One of the key principles to keep in mind is that the tenant package shouldn’t try to offer all the possible customization options. The tenant package should offer a reasonable set of defaults with required constraints. Downstream users of the tenant package can directly edit, add/delete resources as per their needs.
Here is an example of a basic tenant package.
$ export PKG_CATALOG_DIR=<path/to/pkg/catalog/dir>
$ cd $PKG_CATALOG_DIR
pkg-catalog $ kpt pkg tree tenant
Package "tenant"
├── [Kptfile] Kptfile tenant
├── [namespace.yaml] Namespace tenant-name
├── [ns-invariant.yaml] StarlarkRun ns-invariant
├── [quota.yaml] ResourceQuota tenant-name/quota
├── [role-binding.yaml] RoleBinding tenant-name/sa-admin
└── [service-account.yaml] ServiceAccount tenant-name/sa
The tenant package’s Kptfile offers basic customization and enforces single namespace constraint.
$ cd $PKG_CATALOG_DIR
pkg-catalog $ cat tenant/Kptfile
apiVersion: kpt.dev/v1
kind: Kptfile
metadata:
name: tenant
info:
description: Base tenant package
pipeline:
mutators:
- image: set-namespace:v0.1
configMap:
namespace: tenant-name # ←- will be customized for pkg variant
validators:
- image: gcr.io/kpt-fn/starlark:v0.3
configPath: ns-invariant.yaml
Publishing tenant package #
So once you are happy with the tenant package, you can publish the tenant package by tagging the version as shown below:
# Assuming you are in the pkg catalog repo where tenant package exists
$ cd $PKG_CATALOG_DIR
# Please remove the inventory information from the Kptfile before publishing
# create new tag
$ git tag tenant/v0.1 main
# push the tag to the upstream
$ git push origin tenant/v0.1
Tenant onboarding workflow #
Now, let’s take a look at how tenant onboarding will work. Steps described below can be done by a member of the platform team or application developer team. The good thing is that it enables self-service workflow for application teams where they can request for new tenants by simply issuing a PR against the platform repo.

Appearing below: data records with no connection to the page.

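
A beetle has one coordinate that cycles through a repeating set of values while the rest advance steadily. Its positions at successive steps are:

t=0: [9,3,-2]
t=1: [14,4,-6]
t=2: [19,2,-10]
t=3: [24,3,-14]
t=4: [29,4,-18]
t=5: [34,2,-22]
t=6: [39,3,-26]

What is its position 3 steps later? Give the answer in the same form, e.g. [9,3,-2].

The first coordinate changes by +5 each step, so at step 9 it is 9 + 9·(5) = 54.
The second coordinate repeats the cycle [3, 4, 2] with period 3; step 9 mod 3 = 0, giving 3.
The third coordinate changes by -4 each step, so at step 9 it is -2 + 9·(-4) = -38.

[54,3,-38]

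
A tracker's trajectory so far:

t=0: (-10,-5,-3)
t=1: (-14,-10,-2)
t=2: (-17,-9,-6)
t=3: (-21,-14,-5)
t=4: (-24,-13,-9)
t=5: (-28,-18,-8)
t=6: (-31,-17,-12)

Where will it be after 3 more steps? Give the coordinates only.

(-42,-26,-14)

The moves between consecutive positions are (-4,-5,+1), (-3,+1,-4), (-4,-5,+1), (-3,+1,-4), (-4,-5,+1), (-3,+1,-4); they repeat the 2-cycle [(-4,-5,+1), (-3,+1,-4)].
step 7: apply (-4,-5,+1) → (-35,-22,-11)
step 8: apply (-3,+1,-4) → (-38,-21,-15)
step 9: apply (-4,-5,+1) → (-42,-26,-14)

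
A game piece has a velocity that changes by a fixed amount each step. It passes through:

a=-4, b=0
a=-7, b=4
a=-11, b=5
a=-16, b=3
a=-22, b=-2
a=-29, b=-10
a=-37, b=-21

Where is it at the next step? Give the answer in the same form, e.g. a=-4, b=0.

Taking differences between consecutive positions: (-3,+4), (-4,+1), (-5,-2), (-6,-5), (-7,-8), (-8,-11). These grow by (-1,-3) each step.
step 7: a=-37, b=-21 + (-9,-14) → a=-46, b=-35

a=-46, b=-35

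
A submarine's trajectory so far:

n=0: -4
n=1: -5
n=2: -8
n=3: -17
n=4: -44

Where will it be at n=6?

-368

The jumps are -1, -3, -9, -27 — a geometric progression with ratio 3.
step 5: -44 − 81 → -125
step 6: -125 − 243 → -368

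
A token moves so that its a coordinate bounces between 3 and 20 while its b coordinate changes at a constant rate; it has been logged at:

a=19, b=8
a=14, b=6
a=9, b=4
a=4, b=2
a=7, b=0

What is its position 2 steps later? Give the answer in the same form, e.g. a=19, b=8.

The a coordinate reflects between 3 and 20, moving 5 per step.
  step 5: 7 → 12
  step 6: 12 → 17
The b coordinate changes by -2 each step: at step 6 it is -4.

a=17, b=-4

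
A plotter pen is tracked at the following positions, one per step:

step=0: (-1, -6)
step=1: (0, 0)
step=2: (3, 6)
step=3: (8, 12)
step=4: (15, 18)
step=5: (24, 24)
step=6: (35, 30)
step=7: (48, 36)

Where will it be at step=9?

First differences are (+1, +6), (+3, +6), (+5, +6), (+7, +6), (+9, +6), (+11, +6), (+13, +6); their common second difference is (+2, +0) (constant acceleration).
step 8: (48, 36) + (+15, +6) → (63, 42)
step 9: (63, 42) + (+17, +6) → (80, 48)

(80, 48)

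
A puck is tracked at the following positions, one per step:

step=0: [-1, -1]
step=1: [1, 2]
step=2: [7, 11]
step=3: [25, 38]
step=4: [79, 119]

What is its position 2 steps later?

Consecutive displacements [+2, +3], [+6, +9], [+18, +27], [+54, +81] scale by a factor of 3 each step.
step 5: [79, 119] + [+162, +243] → [241, 362]
step 6: [241, 362] + [+486, +729] → [727, 1091]

[727, 1091]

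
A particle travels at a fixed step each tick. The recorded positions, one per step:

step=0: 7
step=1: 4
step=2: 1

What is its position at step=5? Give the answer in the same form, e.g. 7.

-8

Each step adds -3 to the position.
step 3: 1 − 3 → -2
step 4: -2 − 3 → -5
step 5: -5 − 3 → -8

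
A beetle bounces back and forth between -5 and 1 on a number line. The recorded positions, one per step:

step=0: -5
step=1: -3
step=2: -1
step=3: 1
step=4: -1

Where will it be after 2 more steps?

-5

The value reflects between -5 and 1, moving 2 per step.
  step 5: -1 → -3
  step 6: -3 → -5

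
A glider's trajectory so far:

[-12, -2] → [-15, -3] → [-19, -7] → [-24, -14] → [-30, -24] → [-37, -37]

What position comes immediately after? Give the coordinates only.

Successive displacements: [-3, -1], [-4, -4], [-5, -7], [-6, -10], [-7, -13] — each changes by [-1, -3].
step 6: [-37, -37] + [-8, -16] → [-45, -53]

[-45, -53]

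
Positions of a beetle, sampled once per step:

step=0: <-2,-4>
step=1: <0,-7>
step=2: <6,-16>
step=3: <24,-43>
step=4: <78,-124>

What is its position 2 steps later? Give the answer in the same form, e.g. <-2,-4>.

The jumps are <+2,-3>, <+6,-9>, <+18,-27>, <+54,-81> — a geometric progression with ratio 3.
step 5: <78,-124> + <+162,-243> → <240,-367>
step 6: <240,-367> + <+486,-729> → <726,-1096>

<726,-1096>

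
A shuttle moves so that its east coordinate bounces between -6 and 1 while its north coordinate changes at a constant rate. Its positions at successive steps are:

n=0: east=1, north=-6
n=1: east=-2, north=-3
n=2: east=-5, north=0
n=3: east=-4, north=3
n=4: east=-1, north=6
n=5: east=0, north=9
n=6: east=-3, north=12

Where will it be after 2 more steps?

The east coordinate reflects between -6 and 1, moving 3 per step.
  step 7: -3 → -6
  step 8: -6 → -3
The north coordinate changes by +3 each step: at step 8 it is 18.

east=-3, north=18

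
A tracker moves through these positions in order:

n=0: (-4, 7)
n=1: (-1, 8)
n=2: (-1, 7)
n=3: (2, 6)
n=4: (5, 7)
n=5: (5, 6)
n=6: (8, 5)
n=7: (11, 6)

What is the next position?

The moves between consecutive positions are (+3, +1), (+0, -1), (+3, -1), (+3, +1), (+0, -1), (+3, -1), (+3, +1); they repeat the 3-cycle [(+3, +1), (+0, -1), (+3, -1)].
step 8: apply (+0, -1) → (11, 5)

(11, 5)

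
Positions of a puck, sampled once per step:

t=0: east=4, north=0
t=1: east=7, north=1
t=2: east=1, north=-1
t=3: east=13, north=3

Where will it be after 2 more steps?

east=37, north=11

Step-to-step displacements: (+3,+1), (-6,-2), (+12,+4); each is -2× the previous.
step 4: east=13, north=3 + (-24,-8) → east=-11, north=-5
step 5: east=-11, north=-5 + (+48,+16) → east=37, north=11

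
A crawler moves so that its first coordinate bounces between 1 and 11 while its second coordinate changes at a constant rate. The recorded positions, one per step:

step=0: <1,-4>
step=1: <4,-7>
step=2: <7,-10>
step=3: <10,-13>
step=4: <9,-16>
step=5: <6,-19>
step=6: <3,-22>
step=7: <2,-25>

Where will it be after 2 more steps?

The first coordinate travels 3 per step and bounces off the walls at 1 and 11.
  step 8: 2 → 5
  step 9: 5 → 8
The second coordinate changes by -3 each step: at step 9 it is -31.

<8,-31>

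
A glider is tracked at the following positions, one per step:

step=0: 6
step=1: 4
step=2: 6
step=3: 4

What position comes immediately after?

6

Step-to-step displacements: -2, +2, -2; each is -1× the previous.
step 4: 4 + 2 → 6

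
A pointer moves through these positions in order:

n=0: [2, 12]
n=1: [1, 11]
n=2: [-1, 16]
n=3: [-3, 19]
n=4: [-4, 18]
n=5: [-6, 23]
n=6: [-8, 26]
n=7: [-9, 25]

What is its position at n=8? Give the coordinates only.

[-11, 30]

Step-to-step displacements: [-1, -1], [-2, +5], [-2, +3], [-1, -1], [-2, +5], [-2, +3], [-1, -1] — a repeating cycle of length 3.
step 8: apply [-2, +5] → [-11, 30]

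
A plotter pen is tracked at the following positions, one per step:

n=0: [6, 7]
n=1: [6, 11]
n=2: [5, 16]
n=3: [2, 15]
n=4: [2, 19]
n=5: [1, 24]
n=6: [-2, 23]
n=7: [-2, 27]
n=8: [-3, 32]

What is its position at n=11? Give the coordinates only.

[-7, 40]

Step-to-step displacements: [+0, +4], [-1, +5], [-3, -1], [+0, +4], [-1, +5], [-3, -1], [+0, +4], [-1, +5] — a repeating cycle of length 3.
step 9: apply [-3, -1] → [-6, 31]
step 10: apply [+0, +4] → [-6, 35]
step 11: apply [-1, +5] → [-7, 40]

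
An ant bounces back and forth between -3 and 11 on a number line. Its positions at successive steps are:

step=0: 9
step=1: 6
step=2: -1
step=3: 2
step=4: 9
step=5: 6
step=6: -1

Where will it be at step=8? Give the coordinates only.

9

The value travels 7 per step and bounces off the walls at -3 and 11.
  step 7: -1 → 2
  step 8: 2 → 9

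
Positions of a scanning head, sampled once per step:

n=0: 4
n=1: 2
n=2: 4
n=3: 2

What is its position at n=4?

Step-to-step displacements: -2, +2, -2; each is -1× the previous.
step 4: 2 + 2 → 4

4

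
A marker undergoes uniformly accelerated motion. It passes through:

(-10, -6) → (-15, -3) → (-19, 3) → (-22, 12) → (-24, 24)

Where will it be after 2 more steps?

Successive displacements: (-5, +3), (-4, +6), (-3, +9), (-2, +12) — each changes by (+1, +3).
step 5: (-24, 24) + (-1, +15) → (-25, 39)
step 6: (-25, 39) + (+0, +18) → (-25, 57)

(-25, 57)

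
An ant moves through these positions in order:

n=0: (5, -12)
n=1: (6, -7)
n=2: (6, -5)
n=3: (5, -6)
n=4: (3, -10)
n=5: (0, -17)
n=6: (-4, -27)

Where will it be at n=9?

(-22, -75)

Taking differences between consecutive positions: (+1, +5), (+0, +2), (-1, -1), (-2, -4), (-3, -7), (-4, -10). These grow by (-1, -3) each step.
step 7: (-4, -27) + (-5, -13) → (-9, -40)
step 8: (-9, -40) + (-6, -16) → (-15, -56)
step 9: (-15, -56) + (-7, -19) → (-22, -75)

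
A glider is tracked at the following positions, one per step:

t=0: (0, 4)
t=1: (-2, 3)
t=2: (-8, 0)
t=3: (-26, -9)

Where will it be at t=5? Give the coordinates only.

(-242, -117)

The jumps are (-2, -1), (-6, -3), (-18, -9) — a geometric progression with ratio 3.
step 4: (-26, -9) + (-54, -27) → (-80, -36)
step 5: (-80, -36) + (-162, -81) → (-242, -117)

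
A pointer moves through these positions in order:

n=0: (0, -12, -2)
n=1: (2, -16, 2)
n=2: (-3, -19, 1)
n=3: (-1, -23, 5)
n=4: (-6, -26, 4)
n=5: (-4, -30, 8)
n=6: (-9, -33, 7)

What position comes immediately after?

(-7, -37, 11)

Differencing gives (+2, -4, +4), (-5, -3, -1), (+2, -4, +4), (-5, -3, -1), (+2, -4, +4), (-5, -3, -1). This is the pattern (+2, -4, +4), (-5, -3, -1) repeated.
step 7: apply (+2, -4, +4) → (-7, -37, 11)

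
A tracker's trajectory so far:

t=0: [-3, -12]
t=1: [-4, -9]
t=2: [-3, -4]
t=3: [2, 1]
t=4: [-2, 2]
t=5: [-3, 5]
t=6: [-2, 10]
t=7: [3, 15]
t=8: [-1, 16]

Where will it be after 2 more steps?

[-1, 24]

Differencing gives [-1, +3], [+1, +5], [+5, +5], [-4, +1], [-1, +3], [+1, +5], [+5, +5], [-4, +1]. This is the pattern [-1, +3], [+1, +5], [+5, +5], [-4, +1] repeated.
step 9: apply [-1, +3] → [-2, 19]
step 10: apply [+1, +5] → [-1, 24]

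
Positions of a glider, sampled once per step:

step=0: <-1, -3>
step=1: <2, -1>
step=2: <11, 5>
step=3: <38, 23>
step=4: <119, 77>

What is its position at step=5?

<362, 239>

Consecutive displacements <+3, +2>, <+9, +6>, <+27, +18>, <+81, +54> scale by a factor of 3 each step.
step 5: <119, 77> + <+243, +162> → <362, 239>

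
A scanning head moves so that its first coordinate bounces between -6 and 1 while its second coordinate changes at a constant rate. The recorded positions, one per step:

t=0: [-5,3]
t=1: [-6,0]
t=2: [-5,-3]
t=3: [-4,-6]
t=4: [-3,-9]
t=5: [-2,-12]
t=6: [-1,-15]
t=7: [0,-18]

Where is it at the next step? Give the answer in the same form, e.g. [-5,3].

[1,-21]

The first coordinate travels 1 per step and bounces off the walls at -6 and 1.
  step 8: 0 → 1
The second coordinate changes by -3 each step: at step 8 it is -21.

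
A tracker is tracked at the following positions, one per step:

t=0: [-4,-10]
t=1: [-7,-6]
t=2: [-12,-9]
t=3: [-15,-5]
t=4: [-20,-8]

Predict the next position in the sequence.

Differencing gives [-3,+4], [-5,-3], [-3,+4], [-5,-3]. This is the pattern [-3,+4], [-5,-3] repeated.
step 5: apply [-3,+4] → [-23,-4]

[-23,-4]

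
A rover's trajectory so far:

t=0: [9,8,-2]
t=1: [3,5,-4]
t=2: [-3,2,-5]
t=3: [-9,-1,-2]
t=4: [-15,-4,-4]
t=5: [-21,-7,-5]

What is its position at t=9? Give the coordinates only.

[-45,-19,-2]

The first coordinate changes by -6 each step, so at step 9 it is 9 + 9·(-6) = -45.
The second coordinate changes by -3 each step, so at step 9 it is 8 + 9·(-3) = -19.
The third coordinate repeats the cycle [-2, -4, -5] with period 3; step 9 mod 3 = 0, giving -2.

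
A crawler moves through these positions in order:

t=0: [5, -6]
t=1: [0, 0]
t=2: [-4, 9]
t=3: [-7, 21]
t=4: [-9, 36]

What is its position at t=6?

First differences are [-5, +6], [-4, +9], [-3, +12], [-2, +15]; their common second difference is [+1, +3] (constant acceleration).
step 5: [-9, 36] + [-1, +18] → [-10, 54]
step 6: [-10, 54] + [+0, +21] → [-10, 75]

[-10, 75]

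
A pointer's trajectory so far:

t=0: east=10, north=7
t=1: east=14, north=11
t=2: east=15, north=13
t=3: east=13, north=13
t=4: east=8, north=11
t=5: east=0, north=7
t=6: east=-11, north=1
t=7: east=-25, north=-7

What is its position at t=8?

Taking differences between consecutive positions: (+4,+4), (+1,+2), (-2,+0), (-5,-2), (-8,-4), (-11,-6), (-14,-8). These grow by (-3,-2) each step.
step 8: east=-25, north=-7 + (-17,-10) → east=-42, north=-17

east=-42, north=-17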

# assuming you have a fork of the platform repo residing locally at pointed by
# by PLATFORM_DIR env variable locally.
$ cd $PLATFORM_DIR
# create a new branch to onboard new tenant
$ git checkout -b onboarding-tenant-a
$ cd tenants
# create an instance `tenant-a` of the upstream tenant package using `kpt pkg get`
# Ensure PKG_CATALOG_REPO env variable points to the pkg catalog repo.
$ kpt pkg get $PKG_CATALOG_REPO/tenant@v0.1 tenant-a
# tenant customizations:
# change the namespace to tenant-a in the tenant-a/Kptfile
# configure the quota.yaml by directly editing if needed
# configure resources by directly editing them
# Add functions to the pipeline in Kptfile
# render the package to ensure all customizations are applied
# and validations are run.
$ kpt fn render tenant-a
# if all invariants passed, then we are all set.
$ git commit -am "added tenant-a"
$ git push origin onboarding-tenant-a
# make a pull request for platform team to merge
# TODO (link to an example PR will be great here)
Day 2 use-cases #
Platform team can evolve the tenant package over time for example, introducing
additional invariants to be enforced, updating the defaults for quota etc. So
assuming a new version of the tenant package tenant/v0.2
has been published.
Let’s go through the steps needed to update the tenant package.
# assuming you have a fork of the platform repo residing locally at pointed by
# by PLATFORM_DIR env variable locally.
$ cd $PLATFORM_DIR
# create a new branch to update tenant
$ git checkout -b update-tenant-a
$ kpt pkg update tenant-a@tenants/v0.2
$ kpt fn render tenant-a
# if all invariants passed, then we are all set.
$ git commit -am "updated tenant-a to newer version"
$ git push origin update-tenant-a
# make a pull request for platform team to merge
Summary #
So, in this guide, how platform teams can enable self service workflow for application teams to onboard a new tenant. In the next guide, we will explore how platform teams can do it at a scale when there are hundreds of tenants provisioned on a kubernetes cluster. Next guides will explore package lifecycle (pkg diff/update) use cases at large scale.